Exactly. The views NoPod holds are screaming yellow bonkers. They are out there with Lyndon LaRouche, Rushdoony, the Heaven’s Gate cult, and the Flat Earth Society. And Giuliani, a leading Republican presidential candidate, depends on this purveyor of unhinged, crackpot, reality-lacking notions for advice on foreign policy. Even assuming he has other other foreign policy advisers, which he surely does, it is an indication of how unhinged Giuliani is himself that he respects NoPod’s opinion enough to pay him to repeat them.
Folks, Buruma’s evisceration of Podheretz’s book is the way to talk about really bad ideas and really bad proposals. You don’t dignify sheer nonsense – as Dr. Biddle did in outlining his presumptively “non-polemical” case for the surge – you dismiss it as unworthy of serious consideration.
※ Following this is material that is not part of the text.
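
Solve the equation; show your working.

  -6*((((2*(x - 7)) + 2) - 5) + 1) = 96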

Any other approach enhances the status of those bad ideas. This country does not have the luxury to entertain idiocy as if it is reasonable. And it requires both politicians and intellectuals with the courage and strength of character to label a bad idea as unhinged even if it is being vigorously pursued by the president of the United States.
One more observation, not about NoPod, but Richard Perle, whom Buruma quotes which illustrates the genuine danger of permitting crackpots to influence a president and his administration:
I think if I had been delphic, and had seen where we are today, and people had said, “Should we go into Iraq?,” I think now I probably would have said, “No, let’s consider other strategies for dealing with the thing that concerns us most, which is Saddam supplying weapons of mass destruction to terrorists.”
Most folks, including Buruma focus on the “Delphic,” where Perle assures everyone he’s not an hallucinating young girl. But instead, note the last sentence. It can be read two ways. Firstly, as a colloquial way of expressing alarm that Saddam might be supplying wmd to terrorists. Or it can be read literally as an assertion of fact, namely that Saddam is supplying weapons to terrorists.
You think most folks who hear Perle say things like that will pick up the first reading? You think someone like Perle will hasten to clarify exactly what he meant? Hell, you think Perle is even clear-headed enough to tell the difference between a fear and fact?
That’s why you don’t propagate sheer garbage like “the chance of success is a long shot but greater than zero” and deem such arguments “defensible” when they clearly aren’t. Because people start to take sheer nonsense seriously. And that’s why truly first-rate minds don’t mince words when they encounter truly bad ideas and reasoning that are embraced by the powerful.